Child poverty becoming ‘new normal’ and rising rapidly in major cities, study suggests

Child poverty is becoming the “new normal” in parts of the country and rising rapidly in major cities, a new study suggests.

Research by the End Child Poverty coalition indicated that more than half of children were “trapped” in poverty in some areas.

The problem was worst in cities such as London, Birmingham and Greater Manchester, said the report.

The Government was urged to take measures including reversing cuts to children’s services and reforming Universal Credit.

Anna Feuchtwang (pictured), who chairs the End Child Poverty coalition, said: “We know that the income of less well-off families has been hit by severe real-terms cuts in benefits and by higher housing costs, and we know that work alone does not guarantee a route out of poverty, with two thirds of child poverty occurring in working families.

“Yet in many areas, growing up in poverty is not the exception, it’s the rule, with more children expected to get swept up in poverty in the coming years, with serious consequences for their life chances.

“Policymakers can no longer deny the depth of the problem or abandon entire areas to rising poverty. The Government must respond with a credible child poverty-reduction strategy.

“The Government’s own data shows that child poverty in the UK has been rising steadily in recent years.
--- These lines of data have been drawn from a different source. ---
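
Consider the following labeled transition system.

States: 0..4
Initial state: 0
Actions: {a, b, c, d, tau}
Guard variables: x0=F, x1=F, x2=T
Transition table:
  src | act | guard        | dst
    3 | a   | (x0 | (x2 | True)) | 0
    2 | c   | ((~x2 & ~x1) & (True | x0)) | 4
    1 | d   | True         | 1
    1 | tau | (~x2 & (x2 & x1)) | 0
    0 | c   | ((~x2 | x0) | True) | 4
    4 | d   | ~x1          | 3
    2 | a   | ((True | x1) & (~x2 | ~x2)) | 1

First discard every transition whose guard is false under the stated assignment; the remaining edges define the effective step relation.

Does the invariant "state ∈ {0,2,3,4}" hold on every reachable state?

Answer: INVARIANT HOLDS

Analysis:
Inv-set: {0,2,3,4}
Reachable = {0,3,4}
  0: ok
  3: ok
  4: ok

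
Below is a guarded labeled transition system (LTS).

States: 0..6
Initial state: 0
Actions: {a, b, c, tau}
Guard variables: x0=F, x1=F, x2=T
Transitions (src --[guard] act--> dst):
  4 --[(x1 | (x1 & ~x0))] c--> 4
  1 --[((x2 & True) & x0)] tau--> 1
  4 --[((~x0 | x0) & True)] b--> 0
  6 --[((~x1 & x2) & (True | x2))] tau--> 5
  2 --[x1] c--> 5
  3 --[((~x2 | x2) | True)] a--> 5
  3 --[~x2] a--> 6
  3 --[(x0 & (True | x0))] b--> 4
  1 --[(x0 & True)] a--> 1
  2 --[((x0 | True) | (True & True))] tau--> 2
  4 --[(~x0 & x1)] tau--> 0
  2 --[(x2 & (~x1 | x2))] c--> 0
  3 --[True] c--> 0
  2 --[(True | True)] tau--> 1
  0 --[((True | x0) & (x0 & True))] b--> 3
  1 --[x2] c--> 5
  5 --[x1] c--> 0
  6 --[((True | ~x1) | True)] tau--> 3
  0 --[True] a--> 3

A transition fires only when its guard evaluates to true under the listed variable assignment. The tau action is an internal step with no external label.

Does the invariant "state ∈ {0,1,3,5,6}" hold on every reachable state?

Safe = {0,1,3,5,6}
Reachable = {0,3,5}
  0: ok
  3: ok
  5: ok

Answer: INVARIANT HOLDS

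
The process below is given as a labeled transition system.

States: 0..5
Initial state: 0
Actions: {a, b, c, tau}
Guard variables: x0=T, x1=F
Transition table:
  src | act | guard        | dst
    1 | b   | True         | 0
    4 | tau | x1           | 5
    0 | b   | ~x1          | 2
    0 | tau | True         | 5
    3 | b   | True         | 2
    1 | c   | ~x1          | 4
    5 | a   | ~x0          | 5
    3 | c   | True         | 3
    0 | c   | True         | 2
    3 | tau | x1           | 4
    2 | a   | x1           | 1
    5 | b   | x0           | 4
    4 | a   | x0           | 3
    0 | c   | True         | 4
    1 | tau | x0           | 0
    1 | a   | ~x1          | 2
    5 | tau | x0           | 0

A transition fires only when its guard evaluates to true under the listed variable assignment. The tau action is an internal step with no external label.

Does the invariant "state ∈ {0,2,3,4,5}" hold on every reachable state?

Inv-set: {0,2,3,4,5}
R = {0,2,3,4,5}
  0: ✓
  2: ✓
  3: ✓
  4: ✓
  5: ✓

Answer: INVARIANT HOLDS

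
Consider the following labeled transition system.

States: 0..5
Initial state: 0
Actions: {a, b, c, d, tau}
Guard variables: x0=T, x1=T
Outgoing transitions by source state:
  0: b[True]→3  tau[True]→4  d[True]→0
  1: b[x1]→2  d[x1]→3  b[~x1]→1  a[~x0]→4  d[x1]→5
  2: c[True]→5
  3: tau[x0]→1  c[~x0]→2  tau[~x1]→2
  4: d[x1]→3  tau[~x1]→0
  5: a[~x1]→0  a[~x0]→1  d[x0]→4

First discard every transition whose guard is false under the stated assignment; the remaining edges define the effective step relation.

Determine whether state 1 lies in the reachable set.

10 transition(s) survive guard evaluation.
depth 0: {0}
depth 1: {3,4}  cumulative {0,3,4}
depth 2: {1}  cumulative {0,1,3,4}
depth 3: {2,5}  cumulative {0,1,2,3,4,5}
R = {0,1,2,3,4,5}
witness 1: b·tau

Answer: REACHABLE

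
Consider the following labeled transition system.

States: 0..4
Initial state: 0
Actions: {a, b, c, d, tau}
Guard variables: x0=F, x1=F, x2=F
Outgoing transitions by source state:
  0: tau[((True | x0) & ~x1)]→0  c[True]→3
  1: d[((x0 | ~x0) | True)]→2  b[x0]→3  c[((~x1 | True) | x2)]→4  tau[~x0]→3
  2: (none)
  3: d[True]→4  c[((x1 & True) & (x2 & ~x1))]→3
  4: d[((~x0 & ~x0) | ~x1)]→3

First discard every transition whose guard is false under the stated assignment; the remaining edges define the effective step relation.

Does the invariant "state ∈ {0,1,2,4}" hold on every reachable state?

Safe = {0,1,2,4}
Reach set: {0,3,4}
  0: safe
  3: ✗ unsafe
  4: safe
reach 3 via c — violates

Answer: INVARIANT VIOLATED at state 3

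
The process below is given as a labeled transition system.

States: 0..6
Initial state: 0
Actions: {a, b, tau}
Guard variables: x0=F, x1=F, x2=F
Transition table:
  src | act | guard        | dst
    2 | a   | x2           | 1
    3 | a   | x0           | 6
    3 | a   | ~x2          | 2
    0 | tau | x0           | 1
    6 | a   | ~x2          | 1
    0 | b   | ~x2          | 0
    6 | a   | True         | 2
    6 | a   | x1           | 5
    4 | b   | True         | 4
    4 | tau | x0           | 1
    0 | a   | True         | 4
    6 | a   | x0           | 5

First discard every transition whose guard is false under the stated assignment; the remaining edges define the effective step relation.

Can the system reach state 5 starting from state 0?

6 transition(s) survive guard evaluation.
L0 = {0}
L1 = {4}  total {0,4}
Reach set: {0,4}

Answer: UNREACHABLE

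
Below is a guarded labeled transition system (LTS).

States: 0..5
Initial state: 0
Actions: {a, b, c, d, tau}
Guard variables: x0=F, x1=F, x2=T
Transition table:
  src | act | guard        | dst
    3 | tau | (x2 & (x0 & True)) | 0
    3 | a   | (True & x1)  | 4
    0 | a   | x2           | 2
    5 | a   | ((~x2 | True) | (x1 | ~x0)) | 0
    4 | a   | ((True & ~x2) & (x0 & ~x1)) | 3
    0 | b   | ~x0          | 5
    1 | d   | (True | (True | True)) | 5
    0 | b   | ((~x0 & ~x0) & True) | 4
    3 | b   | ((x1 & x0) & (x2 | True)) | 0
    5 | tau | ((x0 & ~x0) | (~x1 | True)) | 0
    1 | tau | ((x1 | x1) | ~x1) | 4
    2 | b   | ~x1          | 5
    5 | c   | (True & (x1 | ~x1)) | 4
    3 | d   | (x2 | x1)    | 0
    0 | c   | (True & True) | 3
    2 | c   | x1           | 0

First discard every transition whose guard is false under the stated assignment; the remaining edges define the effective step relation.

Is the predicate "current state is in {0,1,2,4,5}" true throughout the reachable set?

Safe = {0,1,2,4,5}
Reach set: {0,2,3,4,5}
  0: ✓
  2: ✓
  3: VIOLATES
  4: ✓
  5: ✓
reach 3 via c — violates

Answer: INVARIANT VIOLATED at state 3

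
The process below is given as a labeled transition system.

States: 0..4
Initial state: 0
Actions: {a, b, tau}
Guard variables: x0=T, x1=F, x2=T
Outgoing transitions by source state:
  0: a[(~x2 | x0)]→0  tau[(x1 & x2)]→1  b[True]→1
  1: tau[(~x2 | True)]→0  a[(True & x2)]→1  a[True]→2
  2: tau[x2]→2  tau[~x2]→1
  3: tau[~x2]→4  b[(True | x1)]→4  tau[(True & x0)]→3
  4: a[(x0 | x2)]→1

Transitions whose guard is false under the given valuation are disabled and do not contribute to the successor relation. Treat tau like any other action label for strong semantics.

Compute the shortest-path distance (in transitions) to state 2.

BFS to 2:
  depth 0: {0}
  depth 1: {1}
  depth 2: {2}
depth(2)=2, e.g. b·a

Answer: 2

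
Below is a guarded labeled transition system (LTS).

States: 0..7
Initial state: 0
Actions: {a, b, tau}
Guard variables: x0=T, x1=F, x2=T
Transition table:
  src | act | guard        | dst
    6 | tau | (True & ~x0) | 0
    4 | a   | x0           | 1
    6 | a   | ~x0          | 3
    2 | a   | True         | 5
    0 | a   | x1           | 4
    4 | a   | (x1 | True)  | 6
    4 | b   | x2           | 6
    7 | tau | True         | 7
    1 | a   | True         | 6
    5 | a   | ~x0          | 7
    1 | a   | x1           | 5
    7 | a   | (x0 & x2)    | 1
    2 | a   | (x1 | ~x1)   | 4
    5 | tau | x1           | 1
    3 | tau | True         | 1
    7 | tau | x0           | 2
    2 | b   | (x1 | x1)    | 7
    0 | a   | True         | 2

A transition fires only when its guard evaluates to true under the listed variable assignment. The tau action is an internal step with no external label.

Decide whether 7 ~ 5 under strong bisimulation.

Answer: NOT BISIMILAR

Working:
Refine partition for ~:
  round 0: {{0,1,2,3,4,5,6,7}}
  round 1: {{0,1,2},{3},{4},{5,6},{7}}
  round 2: {{0},{1},{2},{3},{4},{5,6},{7}}
stable after 3 split(s): 7 block(s)
7∈{7}, 5∈{5,6}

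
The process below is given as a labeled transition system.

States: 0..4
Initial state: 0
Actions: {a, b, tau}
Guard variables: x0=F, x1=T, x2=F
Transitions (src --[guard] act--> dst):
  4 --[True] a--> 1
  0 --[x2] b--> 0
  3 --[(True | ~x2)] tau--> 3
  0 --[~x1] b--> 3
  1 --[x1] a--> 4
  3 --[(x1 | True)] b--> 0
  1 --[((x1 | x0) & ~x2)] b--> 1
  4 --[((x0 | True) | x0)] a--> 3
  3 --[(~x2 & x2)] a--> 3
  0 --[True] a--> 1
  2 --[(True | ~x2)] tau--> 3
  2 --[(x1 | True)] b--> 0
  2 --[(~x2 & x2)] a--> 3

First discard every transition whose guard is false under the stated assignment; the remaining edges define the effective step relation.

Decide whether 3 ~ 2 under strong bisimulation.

Bisimulation quotient by refinement:
  P[0] = {{0,1,2,3,4}}
  P[1] = {{0,4},{1},{2,3}}
  P[2] = {{0},{1},{2,3},{4}}
4 equivalence class(es) (converged in 3)
3∈{2,3}, 2∈{2,3}

Answer: BISIMILAR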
“Growing up in poverty means growing up trapped. It restricts a child’s chances of doing well at school, of living a healthy and happy life, and of finding well-paid work as adults. We urgently need Government to set a course of action that will free our children from the grip of poverty.”

The Bishop of Durham, Paul Butler, said: “Here in the UK, we believe that every child should have the best start in life. So it’s wrong that in many communities across the country, more than half of children are now growing up in poverty, as families are squeezed by low wages, high rents, and inadequate benefits.

“One of the main drivers of rising poverty is the two-child limit, which takes support from families when they need it most, locking kids in poverty during the most crucial years of their lives.

“Our government can reverse the two-child limit and help all children to thrive.”

A Government spokesman said: “This study is based on estimates rather than actual measurements of income. Children growing up in working households are five times less likely to be in relative poverty, which is why we are supporting families to improve their lives through work.

“And statistics show employment is at a joint record high, wages are outstripping inflation and income inequality and absolute poverty are lower than in 2010.

“But we recognise some families need more support. That is why we continue to spend £95 billion a year on working-age benefits and provide free school meals to more than one million of the country’s most disadvantaged children to ensure every child has the best start in life.”